Il comandante della Mafalda ci aveva visto giusto. Già a Barcellona il transatlantico dovette fermarsi un giorno intero per riparare un guasto e tutta la traversata, benchè le macchine non venissero forzate per sicurezza, contò ben otto problemi da risolvere. In pieno Oceano si viaggiava con vibrazioni da tortura ma nessuno, fino alle sette di sera del 25 ottobre, si era reso conto che la nave non ce l'avrebbe fatta ad arrivare a destinazione. Persino il comandante, quando vide le coste del Brasile e immaginava solo un giorno di viaggio in più per attraccare al porto di Rio de Janiero prima di finire il viaggio a Buenos Aires, aumentò la velocità, finché di colpo la vibrazione divenne un rumore sordo e poco dopo la nave si fermò in mezzo all'oceano. Si era spezzato un albero del motore e non passò tanto tempo che la nave cominciò ad imbarcare acqua. Il telegrafista cominciò il suo incessante Mayday. Ben sette imbarcazioni risposero alla chiamata di soccorso, la più vicina, olandese, era a sole 30 miglia di distanza e sarebbe arrivata in 20 minuti.

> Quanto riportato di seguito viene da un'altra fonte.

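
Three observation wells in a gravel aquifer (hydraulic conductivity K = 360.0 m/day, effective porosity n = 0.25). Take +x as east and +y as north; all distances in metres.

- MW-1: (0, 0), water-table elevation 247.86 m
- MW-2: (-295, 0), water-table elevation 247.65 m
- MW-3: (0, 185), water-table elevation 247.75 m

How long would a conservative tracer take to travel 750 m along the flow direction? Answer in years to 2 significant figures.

1.5 years

∂h/∂x = (247.65 − 247.86) / (-295 − 0) = +0.0007119
∂h/∂y = (247.75 − 247.86) / (185 − 0) = -0.0005946
|∇h| = √(0.0007119² + -0.0005946²) = 0.0009276
Seepage velocity v = K·i/n = 360.0 × 0.0009276 / 0.25 = 1.336 m/day.
t = 750 / 1.336 = 561.4 days = 1.54 years.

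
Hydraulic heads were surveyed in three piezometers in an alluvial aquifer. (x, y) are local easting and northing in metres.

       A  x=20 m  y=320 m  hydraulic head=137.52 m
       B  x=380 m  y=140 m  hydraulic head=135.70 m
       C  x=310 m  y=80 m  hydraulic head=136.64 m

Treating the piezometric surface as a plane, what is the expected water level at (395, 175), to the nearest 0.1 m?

With h = a·x + b·y + c and A as origin, the differences give:
  360·a + (-180)·b = -1.82
  290·a + (-240)·b = -0.88
Eliminate b (×(-240) and ×(-180), subtract): -34200·a = 278.400 → a = ∂h/∂x = -0.008140
Back-substitute: b = ∂h/∂y = -0.006170.
h(395, 175) = 137.52 + (-0.008140)·(375) + (-0.006170)·(-145) = 137.52 -3.053 +0.895 = 135.362 m.

135.4 m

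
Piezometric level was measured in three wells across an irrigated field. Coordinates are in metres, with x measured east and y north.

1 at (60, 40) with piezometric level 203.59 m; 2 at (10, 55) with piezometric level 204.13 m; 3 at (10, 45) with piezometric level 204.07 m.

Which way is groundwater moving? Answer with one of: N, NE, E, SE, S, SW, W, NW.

Differences from 1: to 2 (Δx, Δy, Δh) = (-50, 15, +0.54); to 3 = (-50, 5, +0.48).
Solve a·Δx + b·Δy = Δh: det = (-50)·5 − (-50)·15 = 500.
∂h/∂x = [(+0.54)·5 − (+0.48)·15] / 500 = -0.009000
∂h/∂y = [(-50)·(+0.48) − (-50)·(+0.54)] / 500 = +0.006000
Flow = −∇h = (+0.009000 east, -0.006000 north), which points southeast.

SE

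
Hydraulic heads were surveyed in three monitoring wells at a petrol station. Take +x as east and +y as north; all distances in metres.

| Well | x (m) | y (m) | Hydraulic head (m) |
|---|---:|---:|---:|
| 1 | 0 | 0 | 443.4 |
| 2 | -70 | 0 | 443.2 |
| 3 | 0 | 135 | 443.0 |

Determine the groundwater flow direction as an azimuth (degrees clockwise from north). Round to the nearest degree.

316°

∂h/∂x = (443.2 − 443.4) / (-70 − 0) = +0.002857
∂h/∂y = (443.0 − 443.4) / (135 − 0) = -0.002963
Flow direction (−∇h) has components (-0.002857 E, +0.002963 N).
Azimuth = atan2(E, N) = atan2(-0.002857, +0.002963) = 316.0° ≈ 316°.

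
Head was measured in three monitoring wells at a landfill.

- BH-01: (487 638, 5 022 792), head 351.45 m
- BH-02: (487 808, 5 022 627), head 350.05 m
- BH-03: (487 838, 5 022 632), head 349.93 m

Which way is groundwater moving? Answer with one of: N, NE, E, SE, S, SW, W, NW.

With h = a·x + b·y + c and BH-01 as origin, the differences give:
  170·a + (-165)·b = -1.40
  200·a + (-160)·b = -1.52
Eliminate b (×(-160) and ×(-165), subtract): 5800·a = -26.800 → a = ∂h/∂x = -0.004621
Back-substitute: b = ∂h/∂y = +0.003724.
Flow = −∇h = (+0.004621 east, -0.003724 north), which points southeast.

SE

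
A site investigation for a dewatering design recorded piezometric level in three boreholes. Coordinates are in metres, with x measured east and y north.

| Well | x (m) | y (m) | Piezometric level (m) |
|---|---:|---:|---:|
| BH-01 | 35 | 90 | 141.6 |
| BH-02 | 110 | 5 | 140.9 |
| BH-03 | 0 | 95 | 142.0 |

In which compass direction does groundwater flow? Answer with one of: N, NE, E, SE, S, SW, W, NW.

With h = a·x + b·y + c and BH-01 as origin, the differences give:
  75·a + (-85)·b = -0.7
  (-35)·a + 5·b = +0.4
Eliminate b (×5 and ×(-85), subtract): -2600·a = 30.50 → a = ∂h/∂x = -0.01173
Back-substitute: b = ∂h/∂y = -0.002115.
Flow = −∇h = (+0.01173 east, +0.002115 north), which points east.

E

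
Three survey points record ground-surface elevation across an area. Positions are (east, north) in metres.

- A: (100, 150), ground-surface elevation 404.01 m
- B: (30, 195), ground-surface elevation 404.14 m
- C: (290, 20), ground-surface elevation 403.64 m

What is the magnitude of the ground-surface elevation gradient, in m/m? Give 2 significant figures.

Differences from A: to B (Δx, Δy, Δh) = (-70, 45, +0.13); to C = (190, -130, -0.37).
Determinant of the coordinate differences = (-70)·(-130) − 190·45 = 550.
∂z/∂x = [(+0.13)·(-130) − (-0.37)·45] / 550 = -0.0004545
∂z/∂y = [(-70)·(-0.37) − 190·(+0.13)] / 550 = +0.002182
|∇f| = √(-0.0004545² + 0.002182²) = 0.002229 m/m

0.0022 m/m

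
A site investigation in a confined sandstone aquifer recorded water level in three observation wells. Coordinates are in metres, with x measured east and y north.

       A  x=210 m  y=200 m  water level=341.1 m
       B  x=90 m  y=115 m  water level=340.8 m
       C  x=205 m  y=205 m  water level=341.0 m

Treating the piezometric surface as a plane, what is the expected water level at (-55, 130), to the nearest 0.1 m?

339.2 m

Differences from A: to B (Δx, Δy, Δh) = (-120, -85, -0.3); to C = (-5, 5, -0.1).
Solve a·Δx + b·Δy = Δh: det = (-120)·5 − (-5)·(-85) = -1025.
∂h/∂x = [(-0.3)·5 − (-0.1)·(-85)] / -1025 = +0.009756
∂h/∂y = [(-120)·(-0.1) − (-5)·(-0.3)] / -1025 = -0.01024
h(-55, 130) = 341.1 + (+0.009756)·(-265) + (-0.01024)·(-70) = 341.1 -2.585 +0.717 = 339.232 m.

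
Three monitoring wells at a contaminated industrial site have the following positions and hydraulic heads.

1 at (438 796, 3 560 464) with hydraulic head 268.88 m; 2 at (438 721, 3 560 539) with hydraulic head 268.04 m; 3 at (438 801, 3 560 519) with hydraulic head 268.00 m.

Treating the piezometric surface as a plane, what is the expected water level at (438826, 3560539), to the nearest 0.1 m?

Differences from 1: to 2 (Δx, Δy, Δh) = (-75, 75, -0.84); to 3 = (5, 55, -0.88).
Solve a·Δx + b·Δy = Δh: det = (-75)·55 − 5·75 = -4500.
∂h/∂x = [(-0.84)·55 − (-0.88)·75] / -4500 = -0.004400
∂h/∂y = [(-75)·(-0.88) − 5·(-0.84)] / -4500 = -0.01560
h(438826, 3560539) = 268.88 + (-0.004400)·(30) + (-0.01560)·(75) = 268.88 -0.132 -1.170 = 267.578 m.

267.6 m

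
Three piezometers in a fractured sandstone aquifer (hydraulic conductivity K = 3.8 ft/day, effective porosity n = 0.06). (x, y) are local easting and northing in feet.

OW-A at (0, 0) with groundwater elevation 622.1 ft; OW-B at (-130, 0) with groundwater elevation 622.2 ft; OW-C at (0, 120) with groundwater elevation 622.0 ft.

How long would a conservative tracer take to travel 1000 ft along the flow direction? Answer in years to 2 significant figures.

∂h/∂x = (622.2 − 622.1) / (-130 − 0) = -0.0007692
∂h/∂y = (622.0 − 622.1) / (120 − 0) = -0.0008333
|∇h| = √(-0.0007692² + -0.0008333²) = 0.001134
Seepage velocity v = K·i/n = 3.8 × 0.001134 / 0.06 = 0.07182 ft/day.
t = 1000 / 0.07182 = 1.392e+04 days = 38.1 years.

38 years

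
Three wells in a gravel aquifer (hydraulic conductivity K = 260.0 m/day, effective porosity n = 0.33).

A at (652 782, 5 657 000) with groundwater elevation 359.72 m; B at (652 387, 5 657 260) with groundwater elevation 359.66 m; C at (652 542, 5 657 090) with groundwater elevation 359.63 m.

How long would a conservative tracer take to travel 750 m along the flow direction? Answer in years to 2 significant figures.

Taking A as reference: B−A = (-395, 260, -0.06); C−A = (-240, 90, -0.09).
Solve a·Δx + b·Δy = Δh: det = (-395)·90 − (-240)·260 = 26850.
∂h/∂x = [(-0.06)·90 − (-0.09)·260] / 26850 = +0.0006704
∂h/∂y = [(-395)·(-0.09) − (-240)·(-0.06)] / 26850 = +0.0007877
|∇h| = √(0.0006704² + 0.0007877²) = 0.001034
Seepage velocity v = K·i/n = 260.0 × 0.001034 / 0.33 = 0.8147 m/day.
t = 750 / 0.8147 = 920.6 days = 2.52 years.

2.5 years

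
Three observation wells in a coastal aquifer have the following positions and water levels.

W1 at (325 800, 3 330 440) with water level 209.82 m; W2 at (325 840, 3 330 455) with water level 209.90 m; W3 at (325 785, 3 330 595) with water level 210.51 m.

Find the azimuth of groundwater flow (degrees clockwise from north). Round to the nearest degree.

Differences from W1: to W2 (Δx, Δy, Δh) = (40, 15, +0.08); to W3 = (-15, 155, +0.69).
Solve a·Δx + b·Δy = Δh: det = 40·155 − (-15)·15 = 6425.
∂h/∂x = [(+0.08)·155 − (+0.69)·15] / 6425 = +0.0003191
∂h/∂y = [40·(+0.69) − (-15)·(+0.08)] / 6425 = +0.004482
Flow direction (−∇h) has components (-0.0003191 E, -0.004482 N).
Azimuth = atan2(E, N) = atan2(-0.0003191, -0.004482) = 184.1° ≈ 184°.

184°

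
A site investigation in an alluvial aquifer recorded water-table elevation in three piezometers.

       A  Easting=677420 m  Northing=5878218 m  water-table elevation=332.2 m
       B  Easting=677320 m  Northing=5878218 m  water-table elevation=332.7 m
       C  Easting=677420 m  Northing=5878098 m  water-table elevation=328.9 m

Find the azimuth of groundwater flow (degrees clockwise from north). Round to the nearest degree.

170°

∂h/∂x = (332.7 − 332.2) / (677320 − 677420) = -0.005000
∂h/∂y = (328.9 − 332.2) / (5878098 − 5878218) = +0.02750
Flow direction (−∇h) has components (+0.005000 E, -0.02750 N).
Azimuth = atan2(E, N) = atan2(+0.005000, -0.02750) = 169.7° ≈ 170°.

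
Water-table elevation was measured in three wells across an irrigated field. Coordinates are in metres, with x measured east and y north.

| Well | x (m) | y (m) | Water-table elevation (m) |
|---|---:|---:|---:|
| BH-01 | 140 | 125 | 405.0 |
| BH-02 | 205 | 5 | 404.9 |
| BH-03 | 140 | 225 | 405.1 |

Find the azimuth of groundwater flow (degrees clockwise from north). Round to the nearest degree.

197°

With h = a·x + b·y + c and BH-01 as origin, the differences give:
  65·a + (-120)·b = -0.1
  0·a + 100·b = +0.1
Eliminate b (×100 and ×(-120), subtract): 6500·a = 2.00 → a = ∂h/∂x = +0.0003077
Back-substitute: b = ∂h/∂y = +0.001000.
Flow direction (−∇h) has components (-0.0003077 E, -0.001000 N).
Azimuth = atan2(E, N) = atan2(-0.0003077, -0.001000) = 197.1° ≈ 197°.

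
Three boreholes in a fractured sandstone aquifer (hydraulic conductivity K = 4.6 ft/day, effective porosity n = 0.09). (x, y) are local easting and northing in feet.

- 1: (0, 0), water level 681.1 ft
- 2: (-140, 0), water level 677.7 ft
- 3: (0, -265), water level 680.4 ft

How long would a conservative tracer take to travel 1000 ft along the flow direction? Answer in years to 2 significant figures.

∂h/∂x = (677.7 − 681.1) / (-140 − 0) = +0.02429
∂h/∂y = (680.4 − 681.1) / (-265 − 0) = +0.002642
|∇h| = √(0.02429² + 0.002642²) = 0.02443
Seepage velocity v = K·i/n = 4.6 × 0.02443 / 0.09 = 1.249 ft/day.
t = 1000 / 1.249 = 800.6 days = 2.19 years.

2.2 years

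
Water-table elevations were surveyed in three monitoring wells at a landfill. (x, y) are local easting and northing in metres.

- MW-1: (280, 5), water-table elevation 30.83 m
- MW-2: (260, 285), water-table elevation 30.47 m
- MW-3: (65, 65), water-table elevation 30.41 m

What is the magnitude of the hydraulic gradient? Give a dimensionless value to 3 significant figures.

0.00200

With h = a·x + b·y + c and MW-1 as origin, the differences give:
  (-20)·a + 280·b = -0.36
  (-215)·a + 60·b = -0.42
Eliminate b (×60 and ×280, subtract): 59000·a = 96.000 → a = ∂h/∂x = +0.001627
Back-substitute: b = ∂h/∂y = -0.001169.
|∇h| = √(0.001627² + -0.001169²) = 0.002003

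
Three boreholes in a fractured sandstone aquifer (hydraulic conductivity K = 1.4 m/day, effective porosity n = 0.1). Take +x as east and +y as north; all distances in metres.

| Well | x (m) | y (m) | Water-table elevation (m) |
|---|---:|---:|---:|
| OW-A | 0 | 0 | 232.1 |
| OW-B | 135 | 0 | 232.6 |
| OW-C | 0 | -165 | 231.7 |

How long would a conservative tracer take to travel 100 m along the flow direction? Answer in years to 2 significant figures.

4.4 years

∂h/∂x = (232.6 − 232.1) / (135 − 0) = +0.003704
∂h/∂y = (231.7 − 232.1) / (-165 − 0) = +0.002424
|∇h| = √(0.003704² + 0.002424²) = 0.004427
Seepage velocity v = K·i/n = 1.4 × 0.004427 / 0.1 = 0.06198 m/day.
t = 100 / 0.06198 = 1613 days = 4.42 years.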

Ma quello che accadde sulla nave appena l'equipaggio ebbe l'ordine di calare le scialuppe, fu lo stesso che accadde sul Titanic 15 anni prima: il panico fece finire più gente in acqua che sulle scialuppe.

 

Il telegrafista non mollava un momento il microfono: "Venite, venite a salvarci - supplicava - siamo preoccupati per le donne e i bambini". Loro avevano la precedenza sulle scialuppe, ma le madri non si volevano sperare dai loro piccoli quando glieli strappavano dalle baccia per caricarli sulla prima libera e così il caos regnava sovrano anche perchè nessuno impugnava pistole, i piccoli venivano legati con le corde perchè il mare non li trascinasse via e la terza classe aveva invaso il ponte rifiutandosi di scendere in acqua. Le acque tiepide delle coste brasiliane in una bella serata di primavera, a differenza di quelle gelide del Nord dove sprofondò il Titanic, non avrebbero lasciato scampo ai morsi degli squali.

 

In questa confusione, Anacleto Bernardi indossava il salvagente e stava per mettersi in salvo. Aveva già aiutato diverse persone andando a prenderle personalmente nelle cabine, chi svenuto per la paura o per la stessa paura incapace di muoversi. Il giovane stava per mettersi in salvo quando ormai la poppa era già immersa e la prua si alzava verso il cielo, ma cambiò idea al vedere un anziano italiano emigrante senza salvagente e glielo offrì. Al rimanere senza non riuscì a salvarsi ma peggio fu che i suoi compagni lo videro morire sbranato dagli squali. Erano ormai le 22 quando le navi accorse raccolsero i naufraghi terrorizzati senza avvicinarsi troppo alla Mafalda per timore che esplodessero le caldaie.

 

Dieci minuti dopo, l'agonia della Principessa Mafalda ebbe fine: il comandante Guli gettò il suo sigaro, gridò Viva l'Italia e sprofondò con la sua nave. Morirono 314 persone, secondo le notizie ufficiali riportate dai giornali italiani, mentre furono almeno il doppio per quelli argentini e brasiliani. Di fatto il numero esatto dei sopravvissuti, raccolti da diverse navi straniere, non si seppe mai. Il governo argentino onorò il marinaio eroe con una statua al porto di Buenos Aires e anni dopo gli dedicò una via che porta il suo nome nella città. Dal 1977, il 25 ottobre è ricordato in Argentina come il giorno del coscritto, in onore del marinario italiano Anacleto Bernardi.

 

A 80 miglia dalla costa brasiliana, di frontre a Puerto Seguro, la Principessa Mafalda giace a 1400 metri di profondità. Laggiù, si racconta ancora, ci sono anche cinque forzieri con 80,625 chilogrammi d'oro pari a 250.000 lire che il governo italiano aveva fatto imbarcare per offrirli al governo argentino che si era preso già tre milioni di italiani. L'oceano Atlantico, 84 anni dopo, è la tomba silenziosa per altri emigranti italiani che lo attraversarono senza mai raggiungere il Sudamerica.